Seu sonho? Plantar uma semente na cabeça das pessoas para que cresçam com uma consciência de respeito em relação aos povos indígenas e entendam sua forma de pensar e seus valores diferentes. Também, segundo este índio pernambucano, para que descubram que tudo que o Governo lhes contou quando eram pequenos era “mentira”.

“Recontar a história do índio. Os meios de comunicação e os intelectuais do nosso país sempre queimaram nossa história, mas hoje podemos sair da aldeia para falar da nossa cultura com nossa própria voz. Na minha opinião, o Brasil tem uma grande herança e uma grande dívida conosco, os índios”, declara.

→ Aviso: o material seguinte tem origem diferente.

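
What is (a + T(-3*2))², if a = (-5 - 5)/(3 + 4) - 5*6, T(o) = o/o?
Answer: 45369/49 ≈ 925.90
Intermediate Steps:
T(o) = 1
a = -220/7 (a = -10/7 - 30 = -220/7 ≈ -31.429)
(a + T(-3*2))² = (-220/7 + 1)² = (-213/7)² = 45369/49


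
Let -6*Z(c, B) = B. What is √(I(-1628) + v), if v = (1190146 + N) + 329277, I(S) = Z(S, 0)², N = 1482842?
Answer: 9*√37065 ≈ 1732.7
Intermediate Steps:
Z(c, B) = -B/6
I(S) = 0 (I(S) = (-⅙*0)² = 0² = 0)
v = 3002265 (v = (1190146 + 1482842) + 329277 = 2672988 + 329277 = 3002265)
√(I(-1628) + v) = √(0 + 3002265) = √3002265 = 9*√37065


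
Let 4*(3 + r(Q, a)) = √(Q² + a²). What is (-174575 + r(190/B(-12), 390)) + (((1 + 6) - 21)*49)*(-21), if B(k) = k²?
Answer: -160172 + 5*√31539817/288 ≈ -1.6007e+5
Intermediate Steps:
r(Q, a) = -3 + √(Q² + a²)/4
(-174575 + r(190/B(-12), 390)) + (((1 + 6) - 21)*49)*(-21) = (-174575 + (-3 + √((190/((-12)²))² + 390²)/4)) + (((1 + 6) - 21)*49)*(-21) = (-174575 + (-3 + √((190/144)² + 152100)/4)) + ((7 - 21)*49)*(-21) = (-174575 + (-3 + √((190*(1/144))² + 152100)/4)) - 14*49*(-21) = (-174575 + (-3 + √((95/72)² + 152100)/4)) - 686*(-21) = (-174575 + (-3 + √(9025/5184 + 152100)/4)) + 14406 = (-174575 + (-3 + √(788495425/5184)/4)) + 14406 = (-174575 + (-3 + (5*√31539817/72)/4)) + 14406 = (-174575 + (-3 + 5*√31539817/288)) + 14406 = (-174578 + 5*√31539817/288) + 14406 = -160172 + 5*√31539817/288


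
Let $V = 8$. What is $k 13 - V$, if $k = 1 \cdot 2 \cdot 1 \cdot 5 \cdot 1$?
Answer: $122$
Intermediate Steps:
$k = 10$ ($k = 1 \cdot 2 \cdot 5 \cdot 1 = 1 \cdot 10 \cdot 1 = 10 \cdot 1 = 10$)
$k 13 - V = 10 \cdot 13 - 8 = 130 - 8 = 122$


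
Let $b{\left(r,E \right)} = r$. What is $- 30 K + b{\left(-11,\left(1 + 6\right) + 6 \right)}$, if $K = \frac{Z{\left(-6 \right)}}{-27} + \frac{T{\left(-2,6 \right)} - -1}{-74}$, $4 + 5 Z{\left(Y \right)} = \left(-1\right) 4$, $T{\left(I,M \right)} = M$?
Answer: $- \frac{3310}{333} \approx -9.9399$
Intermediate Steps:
$Z{\left(Y \right)} = - \frac{8}{5}$ ($Z{\left(Y \right)} = - \frac{4}{5} + \frac{\left(-1\right) 4}{5} = - \frac{4}{5} + \frac{1}{5} \left(-4\right) = - \frac{4}{5} - \frac{4}{5} = - \frac{8}{5}$)
$K = - \frac{353}{9990}$ ($K = - \frac{8}{5 \left(-27\right)} + \frac{6 - -1}{-74} = \left(- \frac{8}{5}\right) \left(- \frac{1}{27}\right) + \left(6 + 1\right) \left(- \frac{1}{74}\right) = \frac{8}{135} + 7 \left(- \frac{1}{74}\right) = \frac{8}{135} - \frac{7}{74} = - \frac{353}{9990} \approx -0.035335$)
$- 30 K + b{\left(-11,\left(1 + 6\right) + 6 \right)} = \left(-30\right) \left(- \frac{353}{9990}\right) - 11 = \frac{353}{333} - 11 = - \frac{3310}{333}$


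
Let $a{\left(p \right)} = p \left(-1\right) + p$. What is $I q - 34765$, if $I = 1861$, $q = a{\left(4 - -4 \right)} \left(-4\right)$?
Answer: $-34765$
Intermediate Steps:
$a{\left(p \right)} = 0$ ($a{\left(p \right)} = - p + p = 0$)
$q = 0$ ($q = 0 \left(-4\right) = 0$)
$I q - 34765 = 1861 \cdot 0 - 34765 = 0 - 34765 = -34765$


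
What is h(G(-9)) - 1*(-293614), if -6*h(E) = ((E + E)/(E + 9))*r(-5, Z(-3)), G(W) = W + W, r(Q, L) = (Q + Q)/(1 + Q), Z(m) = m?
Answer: 880837/3 ≈ 2.9361e+5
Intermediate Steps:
r(Q, L) = 2*Q/(1 + Q) (r(Q, L) = (2*Q)/(1 + Q) = 2*Q/(1 + Q))
G(W) = 2*W
h(E) = -5*E/(6*(9 + E)) (h(E) = -(E + E)/(E + 9)*2*(-5)/(1 - 5)/6 = -(2*E)/(9 + E)*2*(-5)/(-4)/6 = -2*E/(9 + E)*2*(-5)*(-¼)/6 = -2*E/(9 + E)*5/(6*2) = -5*E/(6*(9 + E)))
h(G(-9)) - 1*(-293614) = -5*2*(-9)/(54 + 6*(2*(-9))) - 1*(-293614) = -5*(-18)/(54 + 6*(-18)) + 293614 = -5*(-18)/(54 - 108) + 293614 = -5*(-18)/(-54) + 293614 = -5*(-18)*(-1/54) + 293614 = -5/3 + 293614 = 880837/3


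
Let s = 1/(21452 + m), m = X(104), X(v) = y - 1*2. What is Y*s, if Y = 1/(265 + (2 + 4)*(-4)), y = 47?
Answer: 1/5180777 ≈ 1.9302e-7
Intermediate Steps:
X(v) = 45 (X(v) = 47 - 1*2 = 47 - 2 = 45)
m = 45
s = 1/21497 (s = 1/(21452 + 45) = 1/21497 ≈ 4.6518e-5)
Y = 1/241 (Y = 1/(265 + 6*(-4)) = 1/(265 - 24) = 1/241 ≈ 0.0041494)
Y*s = (1/241)*(1/21497) = 1/5180777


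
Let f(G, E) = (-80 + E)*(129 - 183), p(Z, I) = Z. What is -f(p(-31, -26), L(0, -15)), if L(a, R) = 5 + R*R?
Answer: 8100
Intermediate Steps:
L(a, R) = 5 + R²
f(G, E) = 4320 - 54*E (f(G, E) = (-80 + E)*(-54) = 4320 - 54*E)
-f(p(-31, -26), L(0, -15)) = -(4320 - 54*(5 + (-15)²)) = -(4320 - 54*(5 + 225)) = -(4320 - 54*230) = -(4320 - 12420) = -1*(-8100) = 8100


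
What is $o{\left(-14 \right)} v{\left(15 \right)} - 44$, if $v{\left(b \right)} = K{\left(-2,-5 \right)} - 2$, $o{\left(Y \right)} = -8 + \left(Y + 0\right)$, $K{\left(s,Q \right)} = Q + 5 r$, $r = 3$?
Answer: $-220$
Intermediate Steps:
$K{\left(s,Q \right)} = 15 + Q$ ($K{\left(s,Q \right)} = Q + 5 \cdot 3 = Q + 15 = 15 + Q$)
$o{\left(Y \right)} = -8 + Y$
$v{\left(b \right)} = 8$ ($v{\left(b \right)} = \left(15 - 5\right) - 2 = 10 - 2 = 8$)
$o{\left(-14 \right)} v{\left(15 \right)} - 44 = \left(-8 - 14\right) 8 - 44 = \left(-22\right) 8 - 44 = -176 - 44 = -220$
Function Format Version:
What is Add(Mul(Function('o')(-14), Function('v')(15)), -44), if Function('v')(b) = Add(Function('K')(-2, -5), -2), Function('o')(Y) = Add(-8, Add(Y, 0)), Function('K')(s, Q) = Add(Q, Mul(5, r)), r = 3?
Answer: -220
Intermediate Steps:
Function('K')(s, Q) = Add(15, Q) (Function('K')(s, Q) = Add(Q, Mul(5, 3)) = Add(Q, 15) = Add(15, Q))
Function('o')(Y) = Add(-8, Y)
Function('v')(b) = 8 (Function('v')(b) = Add(Add(15, -5), -2) = Add(10, -2) = 8)
Add(Mul(Function('o')(-14), Function('v')(15)), -44) = Add(Mul(Add(-8, -14), 8), -44) = Add(Mul(-22, 8), -44) = Add(-176, -44) = -220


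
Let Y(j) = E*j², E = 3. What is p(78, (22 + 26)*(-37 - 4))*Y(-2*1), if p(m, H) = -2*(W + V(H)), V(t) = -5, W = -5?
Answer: 240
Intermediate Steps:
p(m, H) = 20 (p(m, H) = -2*(-5 - 5) = -2*(-10) = 20)
Y(j) = 3*j²
p(78, (22 + 26)*(-37 - 4))*Y(-2*1) = 20*(3*(-2*1)²) = 20*(3*(-2)²) = 20*(3*4) = 20*12 = 240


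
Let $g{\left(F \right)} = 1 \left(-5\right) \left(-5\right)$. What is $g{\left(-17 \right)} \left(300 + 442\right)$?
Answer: $18550$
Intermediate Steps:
$g{\left(F \right)} = 25$ ($g{\left(F \right)} = \left(-5\right) \left(-5\right) = 25$)
$g{\left(-17 \right)} \left(300 + 442\right) = 25 \left(300 + 442\right) = 25 \cdot 742 = 18550$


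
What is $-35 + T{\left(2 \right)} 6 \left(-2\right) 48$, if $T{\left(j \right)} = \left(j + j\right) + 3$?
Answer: $-4067$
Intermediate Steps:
$T{\left(j \right)} = 3 + 2 j$ ($T{\left(j \right)} = 2 j + 3 = 3 + 2 j$)
$-35 + T{\left(2 \right)} 6 \left(-2\right) 48 = -35 + \left(3 + 2 \cdot 2\right) 6 \left(-2\right) 48 = -35 + \left(3 + 4\right) 6 \left(-2\right) 48 = -35 + 7 \cdot 6 \left(-2\right) 48 = -35 + 42 \left(-2\right) 48 = -35 - 4032 = -4067$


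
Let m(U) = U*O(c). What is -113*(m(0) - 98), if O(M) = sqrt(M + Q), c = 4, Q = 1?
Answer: 11074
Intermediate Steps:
O(M) = sqrt(1 + M) (O(M) = sqrt(M + 1) = sqrt(1 + M))
m(U) = U*sqrt(5) (m(U) = U*sqrt(1 + 4) = U*sqrt(5))
-113*(m(0) - 98) = -113*(0*sqrt(5) - 98) = -113*(0 - 98) = -113*(-98) = 11074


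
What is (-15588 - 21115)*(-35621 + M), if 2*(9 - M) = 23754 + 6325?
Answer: 3718124009/2 ≈ 1.8591e+9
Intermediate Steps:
M = -30061/2 (M = 9 - (23754 + 6325)/2 = 9 - 1/2*30079 = 9 - 30079/2 = -30061/2 ≈ -15031.)
(-15588 - 21115)*(-35621 + M) = (-15588 - 21115)*(-35621 - 30061/2) = -36703*(-101303/2) = 3718124009/2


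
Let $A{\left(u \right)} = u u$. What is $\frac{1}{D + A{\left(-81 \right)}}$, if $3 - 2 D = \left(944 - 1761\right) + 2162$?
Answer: $\frac{1}{5890} \approx 0.00016978$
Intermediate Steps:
$A{\left(u \right)} = u^{2}$
$D = -671$ ($D = \frac{3}{2} - \frac{\left(944 - 1761\right) + 2162}{2} = \frac{3}{2} - \frac{-817 + 2162}{2} = \frac{3}{2} - \frac{1345}{2} = -671$)
$\frac{1}{D + A{\left(-81 \right)}} = \frac{1}{-671 + \left(-81\right)^{2}} = \frac{1}{-671 + 6561} = \frac{1}{5890}$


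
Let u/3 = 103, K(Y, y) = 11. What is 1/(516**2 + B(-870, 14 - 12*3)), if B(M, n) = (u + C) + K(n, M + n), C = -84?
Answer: 1/266492 ≈ 3.7525e-6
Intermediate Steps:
u = 309 (u = 3*103 = 309)
B(M, n) = 236 (B(M, n) = (309 - 84) + 11 = 225 + 11 = 236)
1/(516**2 + B(-870, 14 - 12*3)) = 1/(516**2 + 236) = 1/(266256 + 236) = 1/266492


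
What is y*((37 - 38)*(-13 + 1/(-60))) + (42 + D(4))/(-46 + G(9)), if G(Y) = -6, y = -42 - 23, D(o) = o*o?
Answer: -132163/156 ≈ -847.20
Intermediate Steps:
D(o) = o²
y = -65
y*((37 - 38)*(-13 + 1/(-60))) + (42 + D(4))/(-46 + G(9)) = -65*(37 - 38)*(-13 + 1/(-60)) + (42 + 4²)/(-46 - 6) = -(-65)*(-13 - 1/60) + (42 + 16)/(-52) = -(-65)*(-781)/60 + 58*(-1/52) = -65*781/60 - 29/26 = -10153/12 - 29/26 = -132163/156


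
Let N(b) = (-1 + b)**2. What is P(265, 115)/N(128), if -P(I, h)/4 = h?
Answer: -460/16129 ≈ -0.028520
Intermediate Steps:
P(I, h) = -4*h
P(265, 115)/N(128) = (-4*115)/((-1 + 128)**2) = -460/(127**2) = -460/16129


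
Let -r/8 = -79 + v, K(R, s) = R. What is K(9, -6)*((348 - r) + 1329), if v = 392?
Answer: 37629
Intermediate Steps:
r = -2504 (r = -8*(-79 + 392) = -8*313 = -2504)
K(9, -6)*((348 - r) + 1329) = 9*((348 - 1*(-2504)) + 1329) = 9*((348 + 2504) + 1329) = 9*(2852 + 1329) = 9*4181 = 37629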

Tem a mesma opinião Carlos Tukano (seu nome indígena é Doethyró), cacique do coletivo Aldeia Maracanã: “Hoje estou falando para o Brasil e para o mundo sem nenhum intermediário: já sei falar português. Então, essa tem sido minha luta. Nós índios somos vistos como pessoas sem nenhuma autoridade. Hoje digo ao Brasil e ao mundo: somos capazes, somos inteligentes e, acima de tudo, somos seres humanos”.